In this study concerning 482 patients with Graves’ orbitopathy, 23 were found to have elevated IOPs. All were treated with glaucoma medication. Four patients turned out to have POAG. The prevalence of glaucoma in this population of patients with Graves’ orbitopathy (0.8%) corresponds to the 1.1% prevalence of the general Dutch population.14 Patient 7 (together with patients 5, 6, and 8) demonstrated the diagnostic confusion occurring in patients with Graves’ orbitopathy, elevated IOPs, and visual field defects. The visual field defects disappeared completely after orbital decompression; they had been related to POAG initially, but were in fact caused by optic nerve compression due to grossly enlarged extraocular muscles. The absence of glaucomatous cupping should have been decisive.
We consider the decrease in IOP after orbital decompression, demonstrated in five patients, an important finding. The IOP is determined by the rate of aqueous humour production by the ciliary body, the resistance to aqueous outflow across the trabecular meshwork, and the level of episcleral vessel pressure. Increased orbital pressure in Graves’ orbitopathy causes increased episcleral venous pressure, which subsequently causes increased IOP. Orbital decompression decreases the IOP by reducing the intraorbital pressure and thus the episcleral venous pressure.

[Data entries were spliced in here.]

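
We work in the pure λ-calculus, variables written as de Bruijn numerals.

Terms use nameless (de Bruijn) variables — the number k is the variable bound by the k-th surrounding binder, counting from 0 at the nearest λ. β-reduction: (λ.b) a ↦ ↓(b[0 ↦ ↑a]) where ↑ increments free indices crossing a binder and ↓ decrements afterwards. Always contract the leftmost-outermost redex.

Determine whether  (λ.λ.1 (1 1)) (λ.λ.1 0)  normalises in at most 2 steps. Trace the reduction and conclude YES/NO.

Answer: NO — after 2 steps the term is λ.λ.(λ.λ.1 0) (λ.λ.1 0) 0, not yet normal

Reduction:
  start: (λ.λ.1 (1 1)) (λ.λ.1 0)
  →1  λ.(λ.λ.1 0) ((λ.λ.1 0) (λ.λ.1 0))
  →2  λ.λ.(λ.λ.1 0) (λ.λ.1 0) 0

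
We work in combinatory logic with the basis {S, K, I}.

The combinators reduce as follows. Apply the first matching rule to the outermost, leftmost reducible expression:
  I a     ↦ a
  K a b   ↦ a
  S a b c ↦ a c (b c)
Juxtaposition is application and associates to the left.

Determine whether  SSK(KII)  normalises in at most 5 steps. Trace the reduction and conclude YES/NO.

  start: SSK(KII)
  [1] S(KII)(K(KII))
  [2] SI(K(KII))
  [3] SI(KI)

Answer: YES — reaches normal form SI(KI) in 3 ≤ 5 steps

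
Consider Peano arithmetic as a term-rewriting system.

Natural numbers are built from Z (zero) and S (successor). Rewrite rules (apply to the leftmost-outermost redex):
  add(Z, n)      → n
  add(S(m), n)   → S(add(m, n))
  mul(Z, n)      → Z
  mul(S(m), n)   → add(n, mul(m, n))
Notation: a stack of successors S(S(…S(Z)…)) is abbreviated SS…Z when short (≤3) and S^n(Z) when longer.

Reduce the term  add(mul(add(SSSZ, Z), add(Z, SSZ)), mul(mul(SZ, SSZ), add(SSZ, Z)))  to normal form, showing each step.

  start: add(mul(add(SSSZ, Z), add(Z, SSZ)), mul(mul(SZ, SSZ), add(SSZ, Z)))
  [1] add(mul(S(add(SSZ, Z)), add(Z, SSZ)), mul(mul(SZ, SSZ), add(SSZ, Z)))
  [2] add(add(add(Z, SSZ), mul(add(SSZ, Z), add(Z, SSZ))), mul(mul(SZ, SSZ), add(SSZ, Z)))
  [3] add(add(SSZ, mul(add(SSZ, Z), add(Z, SSZ))), mul(mul(SZ, SSZ), add(SSZ, Z)))
  [4] add(S(add(SZ, mul(add(SSZ, Z), add(Z, SSZ)))), mul(mul(SZ, SSZ), add(SSZ, Z)))
  [5] S(add(add(SZ, mul(add(SSZ, Z), add(Z, SSZ))), mul(mul(SZ, SSZ), add(SSZ, Z))))
  [6] S(add(S(add(Z, mul(add(SSZ, Z), add(Z, SSZ)))), mul(mul(SZ, SSZ), add(SSZ, Z))))
  [7] S(S(add(add(Z, mul(add(SSZ, Z), add(Z, SSZ))), mul(mul(SZ, SSZ), add(SSZ, Z)))))
  [8] S(S(add(mul(add(SSZ, Z), add(Z, SSZ)), mul(mul(SZ, SSZ), add(SSZ, Z)))))
  [9] S(S(add(mul(S(add(SZ, Z)), add(Z, SSZ)), mul(mul(SZ, SSZ), add(SSZ, Z)))))
  [10] S(S(add(add(add(Z, SSZ), mul(add(SZ, Z), add(Z, SSZ))), mul(mul(SZ, SSZ), add(SSZ, Z)))))
  [11] S(S(add(add(SSZ, mul(add(SZ, Z), add(Z, SSZ))), mul(mul(SZ, SSZ), add(SSZ, Z)))))
  [12] S(S(add(S(add(SZ, mul(add(SZ, Z), add(Z, SSZ)))), mul(mul(SZ, SSZ), add(SSZ, Z)))))
  [13] S(S(S(add(add(SZ, mul(add(SZ, Z), add(Z, SSZ))), mul(mul(SZ, SSZ), add(SSZ, Z))))))
  [14] S(S(S(add(S(add(Z, mul(add(SZ, Z), add(Z, SSZ)))), mul(mul(SZ, SSZ), add(SSZ, Z))))))
  [15] S(S(S(S(add(add(Z, mul(add(SZ, Z), add(Z, SSZ))), mul(mul(SZ, SSZ), add(SSZ, Z)))))))
  [16] S(S(S(S(add(mul(add(SZ, Z), add(Z, SSZ)), mul(mul(SZ, SSZ), add(SSZ, Z)))))))
  [17] S(S(S(S(add(mul(S(add(Z, Z)), add(Z, SSZ)), mul(mul(SZ, SSZ), add(SSZ, Z)))))))
  [18] S(S(S(S(add(add(add(Z, SSZ), mul(add(Z, Z), add(Z, SSZ))), mul(mul(SZ, SSZ), add(SSZ, Z)))))))
  [19] S(S(S(S(add(add(SSZ, mul(add(Z, Z), add(Z, SSZ))), mul(mul(SZ, SSZ), add(SSZ, Z)))))))
  [20] S(S(S(S(add(S(add(SZ, mul(add(Z, Z), add(Z, SSZ)))), mul(mul(SZ, SSZ), add(SSZ, Z)))))))
  [21] S(S(S(S(S(add(add(SZ, mul(add(Z, Z), add(Z, SSZ))), mul(mul(SZ, SSZ), add(SSZ, Z))))))))
  [22] S(S(S(S(S(add(S(add(Z, mul(add(Z, Z), add(Z, SSZ)))), mul(mul(SZ, SSZ), add(SSZ, Z))))))))
  [23] S(S(S(S(S(S(add(add(Z, mul(add(Z, Z), add(Z, SSZ))), mul(mul(SZ, SSZ), add(SSZ, Z)))))))))
  [24] S(S(S(S(S(S(add(mul(add(Z, Z), add(Z, SSZ)), mul(mul(SZ, SSZ), add(SSZ, Z)))))))))
  [25] S(S(S(S(S(S(add(mul(Z, add(Z, SSZ)), mul(mul(SZ, SSZ), add(SSZ, Z)))))))))
  [26] S(S(S(S(S(S(add(Z, mul(mul(SZ, SSZ), add(SSZ, Z)))))))))
  [27] S(S(S(S(S(S(mul(mul(SZ, SSZ), add(SSZ, Z))))))))
  [28] S(S(S(S(S(S(mul(add(SSZ, mul(Z, SSZ)), add(SSZ, Z))))))))
  [29] S(S(S(S(S(S(mul(S(add(SZ, mul(Z, SSZ))), add(SSZ, Z))))))))
  [30] S(S(S(S(S(S(add(add(SSZ, Z), mul(add(SZ, mul(Z, SSZ)), add(SSZ, Z)))))))))
  [31] S(S(S(S(S(S(add(S(add(SZ, Z)), mul(add(SZ, mul(Z, SSZ)), add(SSZ, Z)))))))))
  [32] S(S(S(S(S(S(S(add(add(SZ, Z), mul(add(SZ, mul(Z, SSZ)), add(SSZ, Z))))))))))
  [33] S(S(S(S(S(S(S(add(S(add(Z, Z)), mul(add(SZ, mul(Z, SSZ)), add(SSZ, Z))))))))))
  [34] S(S(S(S(S(S(S(S(add(add(Z, Z), mul(add(SZ, mul(Z, SSZ)), add(SSZ, Z)))))))))))
  [35] S(S(S(S(S(S(S(S(add(Z, mul(add(SZ, mul(Z, SSZ)), add(SSZ, Z)))))))))))
  [36] S(S(S(S(S(S(S(S(mul(add(SZ, mul(Z, SSZ)), add(SSZ, Z))))))))))
  [37] S(S(S(S(S(S(S(S(mul(S(add(Z, mul(Z, SSZ))), add(SSZ, Z))))))))))
  [38] S(S(S(S(S(S(S(S(add(add(SSZ, Z), mul(add(Z, mul(Z, SSZ)), add(SSZ, Z)))))))))))
  [39] S(S(S(S(S(S(S(S(add(S(add(SZ, Z)), mul(add(Z, mul(Z, SSZ)), add(SSZ, Z)))))))))))
  [40] S(S(S(S(S(S(S(S(S(add(add(SZ, Z), mul(add(Z, mul(Z, SSZ)), add(SSZ, Z))))))))))))
  [41] S(S(S(S(S(S(S(S(S(add(S(add(Z, Z)), mul(add(Z, mul(Z, SSZ)), add(SSZ, Z))))))))))))
  [42] S(S(S(S(S(S(S(S(S(S(add(add(Z, Z), mul(add(Z, mul(Z, SSZ)), add(SSZ, Z)))))))))))))
  [43] S(S(S(S(S(S(S(S(S(S(add(Z, mul(add(Z, mul(Z, SSZ)), add(SSZ, Z)))))))))))))
  [44] S(S(S(S(S(S(S(S(S(S(mul(add(Z, mul(Z, SSZ)), add(SSZ, Z))))))))))))
  [45] S(S(S(S(S(S(S(S(S(S(mul(mul(Z, SSZ), add(SSZ, Z))))))))))))
  [46] S(S(S(S(S(S(S(S(S(S(mul(Z, add(SSZ, Z))))))))))))
  [47] S^10(Z)

Answer: normal form = S^10(Z)  (in 47 steps)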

This study demonstrates that in patients with Graves’ orbitopathy and elevated IOP, who will undergo orbital decompression, the postoperative IOP has to be awaited before surgical measures concerning the IOP are taken.
Two patients showed a decrease in IOP after recession of the inferior rectus muscle. In Graves’ orbitopathy, the inferior rectus muscle is enlarged and fibrotic. It causes compression of the globe, which results in an increase of the episcleral venous pressure, just as elevated intraorbital pressure does. Recession of the inferior rectus muscle decreases its tension and therefore diminishes the compression on the globe. In one patient, recession of the inferior rectus muscle was performed because of diplopia, and the IOP decrease postoperatively was a secondary finding. In the other patient (case 3) symmetric recession of the inferior rectus muscle was primarily performed in order to decrease the IOP; a trabeculectomy could be averted.
In retrospect, 19 patients (3.9%) had elevated IOPs with non-glaucomatous optic discs or visual fields. The prevalence of ocular hypertension in the general population older than 30 years is 1.6%.15 This difference may be caused by the fact that normally, when looking at the applanation tonometer, the eyes are in mild upgaze as demonstrated in the study of Reader,12giving rise to elevated pressures in some patients with Graves’ orbitopathy. Probably the IOP would have been normal in some of them if they would look straight ahead, or slightly down. Unfortunately, in this retrospective study, these measurements were not available. In the recent study of Peele Cockerham et al,16 the 24% prevalence of ocular hypertension in 500 patients with Graves’ orbitopathy could be partly explained by the mechanism of looking slightly upwards during applanation tonometry, as discussed above.
We firstly conclude that the diagnosis of POAG and OH in patients with Graves’ orbitopathy should be made with special care. In prescribing glaucoma medication to these patients the same considerations should be followed as for non-Graves’ patients. The IOP should be measured in standard position and in downgaze. Visual field defects of DON must not be confused with that of glaucoma. Secondly, we conclude that orbital decompression and recession of the inferior rectus muscle may reduce the IOP.